GOOG HABITS FOR PRODUCTIVE STUDENTS : Good habits can be key to gaining some control of your hectic life and having a positive outcome. While establishing good habits is rarely easy, it'll be worth the result while making you a better student and better prepared for life after school.
Go to class; Pay attention
Duh, right? Maybe not as much as you think. Once the initial interest of a new class wears off and you're three-fourths through the semester and bored, you may be tempted to just tune out or doodle during some o f those monotonous lectures on astronomy. But pay attention and take notes because the more you attentively listen to, the more material will stick in your brain. This will help when it comes time to study for finals-you won't feel as clueless and wonder if you missed class that day.
Hand in hand with that is going to class. You can't absorb the material, boring though it may be, if you aren't there. If for no other reason than your GPA, attending class is a necessity. Professors write off students who don't seem to care and are then less forgiving when it comes to final grades or needing a deadline extension for an assignment.
Don't cram for the exam
Most of us have been told that cramming is ineffective, but do you know why? Cramming shoves all that last minute information into your short term memory-which is generally used for unimportant things, like what you ate for breakfast yesterday. The brain does not transfer information into long term memory unless that person makes repeated efforts to remember it (for example, throughout the entire semester).
Beyond the futility of cramming, it can also confuse you regarding the information you already know and cause overall frustration and anxiety about the exam.
Get enough sleep
With tuition bills mounting, working full-time or nearly full-time while simultaneously having a full class load may seem like the only option-and that probably means you're cutting down your average hours of sleep per night. Not a good idea. It probably won't be worth it in the long run. As you try getting by on just a few hours of sleep per night it will likely have an effect on your academic performance because your ability to pay attention, concentrate and study will be impaired.
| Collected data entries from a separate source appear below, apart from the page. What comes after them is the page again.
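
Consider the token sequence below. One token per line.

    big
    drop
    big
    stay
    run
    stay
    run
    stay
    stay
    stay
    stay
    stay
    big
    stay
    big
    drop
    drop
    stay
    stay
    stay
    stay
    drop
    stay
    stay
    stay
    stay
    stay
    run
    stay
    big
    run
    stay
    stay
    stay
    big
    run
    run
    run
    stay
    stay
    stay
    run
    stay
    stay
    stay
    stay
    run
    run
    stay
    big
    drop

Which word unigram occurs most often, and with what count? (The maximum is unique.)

Unigram frequencies (highest first):
  stay: 29
  run: 10
  big: 7
  drop: 5

"stay", 29 times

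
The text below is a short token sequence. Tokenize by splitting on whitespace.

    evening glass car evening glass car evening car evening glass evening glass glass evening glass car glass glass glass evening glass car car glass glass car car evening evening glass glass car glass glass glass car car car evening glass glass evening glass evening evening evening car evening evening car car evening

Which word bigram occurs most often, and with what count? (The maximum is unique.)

Bigram frequencies (highest first):
  evening glass: 9
  glass glass: 8
  glass car: 7
  car evening: 7
  glass evening: 5
  car car: 5
  … (3 more, each ≤ 4)

"evening glass", 9 times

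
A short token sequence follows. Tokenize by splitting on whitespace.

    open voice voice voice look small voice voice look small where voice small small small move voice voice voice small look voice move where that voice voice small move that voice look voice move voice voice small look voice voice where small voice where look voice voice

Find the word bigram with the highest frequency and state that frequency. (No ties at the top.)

Bigram frequencies (highest first):
  voice voice: 9
  voice small: 4
  look voice: 4
  voice look: 3
  look small: 2
  small voice: 2
  … (15 more, each ≤ 2)

"voice voice", 9 times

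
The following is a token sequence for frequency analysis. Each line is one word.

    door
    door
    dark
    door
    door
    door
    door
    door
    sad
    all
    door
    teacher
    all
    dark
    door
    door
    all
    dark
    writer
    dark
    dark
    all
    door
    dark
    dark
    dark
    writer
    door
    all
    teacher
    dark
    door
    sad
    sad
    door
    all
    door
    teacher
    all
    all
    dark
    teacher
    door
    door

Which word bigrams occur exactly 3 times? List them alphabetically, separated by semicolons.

Bigram counts meeting the condition (exactly 3 times):
  all dark: 3
  all door: 3
  dark dark: 3
  dark door: 3
  door all: 3

all dark; all door; dark dark; dark door; door all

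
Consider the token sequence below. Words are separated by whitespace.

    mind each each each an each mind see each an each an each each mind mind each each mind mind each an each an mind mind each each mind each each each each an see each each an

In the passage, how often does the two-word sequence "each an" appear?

7

Scanning the 37 overlapping bigram windows for "each an":
  position 4–5: each an
  position 9–10: each an
  position 11–12: each an
  position 21–22: each an
  position 23–24: each an
  position 33–34: each an
  position 37–38: each an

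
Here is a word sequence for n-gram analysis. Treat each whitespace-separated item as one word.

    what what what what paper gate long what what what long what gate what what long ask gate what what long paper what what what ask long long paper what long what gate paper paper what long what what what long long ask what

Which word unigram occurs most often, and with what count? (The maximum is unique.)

"what", 22 times

Unigram frequencies (highest first):
  what: 22
  long: 10
  paper: 5
  gate: 4
  ask: 3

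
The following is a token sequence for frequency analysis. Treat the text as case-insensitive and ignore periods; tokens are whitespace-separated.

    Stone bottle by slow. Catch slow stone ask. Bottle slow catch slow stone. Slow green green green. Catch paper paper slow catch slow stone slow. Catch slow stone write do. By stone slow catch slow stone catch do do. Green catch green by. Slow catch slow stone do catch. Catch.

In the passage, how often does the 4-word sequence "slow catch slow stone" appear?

Scanning the 47 overlapping 4-gram windows for "slow catch slow stone":
  position 4–7: slow catch slow stone
  position 10–13: slow catch slow stone
  position 21–24: slow catch slow stone
  position 25–28: slow catch slow stone
  position 33–36: slow catch slow stone
  position 44–47: slow catch slow stone

6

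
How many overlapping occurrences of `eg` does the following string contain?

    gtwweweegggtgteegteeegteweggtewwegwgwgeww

Sliding a length-2 window over the 41 characters (40 positions):
  position 8–9: eg
  position 16–17: eg
  position 21–22: eg
  position 26–27: eg
  position 33–34: eg

5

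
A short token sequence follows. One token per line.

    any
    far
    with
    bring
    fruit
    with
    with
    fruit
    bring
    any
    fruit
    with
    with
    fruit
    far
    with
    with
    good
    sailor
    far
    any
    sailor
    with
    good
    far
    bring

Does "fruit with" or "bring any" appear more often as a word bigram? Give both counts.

"fruit with" (2 vs 1)

"fruit with": 2 occurrences
"bring any": 1 occurrence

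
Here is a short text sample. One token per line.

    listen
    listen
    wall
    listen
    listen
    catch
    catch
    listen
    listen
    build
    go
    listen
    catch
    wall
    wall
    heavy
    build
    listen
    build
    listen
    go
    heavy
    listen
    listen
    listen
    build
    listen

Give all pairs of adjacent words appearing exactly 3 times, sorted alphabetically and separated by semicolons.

build listen; listen build

Bigram counts meeting the condition (exactly 3 times):
  build listen: 3
  listen build: 3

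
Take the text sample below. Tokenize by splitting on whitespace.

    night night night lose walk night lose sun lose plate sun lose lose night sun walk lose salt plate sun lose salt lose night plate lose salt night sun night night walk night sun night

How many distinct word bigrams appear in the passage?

35 tokens → 34 bigram windows in total.
Repeated bigrams (each contributes count−1 duplicates):
  lose salt: 3
  night night: 3
  night sun: 3
  sun lose: 3
  lose night: 2
  night lose: 2
  plate sun: 2
  sun night: 2
  … (1 more repeated)
13 duplicate windows → 34 − 13 = 21 distinct.

21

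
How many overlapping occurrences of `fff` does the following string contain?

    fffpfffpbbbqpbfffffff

Sliding a length-3 window over the 21 characters (19 positions):
  position 1–3: fff
  position 5–7: fff
  position 15–17: fff
  position 16–18: fff
  position 17–19: fff
  position 18–20: fff
  position 19–21: fff

7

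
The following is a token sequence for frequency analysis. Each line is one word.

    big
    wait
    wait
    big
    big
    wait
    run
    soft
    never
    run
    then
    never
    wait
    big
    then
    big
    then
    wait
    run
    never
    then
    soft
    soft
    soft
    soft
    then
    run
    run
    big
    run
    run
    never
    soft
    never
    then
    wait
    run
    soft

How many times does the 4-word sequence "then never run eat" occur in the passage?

0

Scanning the 35 overlapping 4-gram windows for "then never run eat":
  (none found)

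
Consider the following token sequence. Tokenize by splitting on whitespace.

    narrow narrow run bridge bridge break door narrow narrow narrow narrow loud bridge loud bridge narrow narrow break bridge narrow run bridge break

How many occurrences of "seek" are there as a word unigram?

0

Scanning the 23 tokens for "seek":
  (none found)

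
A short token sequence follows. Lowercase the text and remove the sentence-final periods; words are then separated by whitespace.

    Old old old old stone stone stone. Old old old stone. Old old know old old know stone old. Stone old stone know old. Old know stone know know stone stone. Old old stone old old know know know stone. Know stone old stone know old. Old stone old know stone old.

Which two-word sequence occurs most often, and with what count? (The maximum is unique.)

Bigram frequencies (highest first):
  old old: 11
  stone old: 9
  old stone: 7
  know stone: 6
  old know: 5
  stone know: 4
  … (3 more, each ≤ 3)

"old old", 11 times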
If you're like a large percentage of college kids you'll work up a sleep "debt" during the week and then sleep in several extra hours on the weekend. As tempting as it is, don't sleep more than an hour or two longer than usual. Getting a radically different amount of sleep two days a week will throw off your body's internal clock. By the time it gets readjusted during the following days it will almost be the weekend again-where the cycle starts all over again.
All that to say: get some sleep. It'll keep your immune system stronger (which means you're less likely to miss class because you're sick) and keep your performance high.
Exercise. You're probably genuinely exhausted and the very word "exercise" makes you even more lethargic. This is how the story probably goes: Each day is so hectic that it's often too difficult or too inconvenient to find time to go for a jog or make a trip to the gym. Then, by the time you get home for the day all you want to do is veg out and put your feet up (aka, not exercise).
But really, if you can get up the willpower to pull your gym shoes on and get a half-hour of exercise you'll be doing yourself a favor. Much to your surprise, you might even feel more energetic once you're done-which can help prepare you for whatever tasks or homework still need to get done. After all, once you're turning your mind back to the textbooks, studies show that both brain activity and development are benefitted by exercise.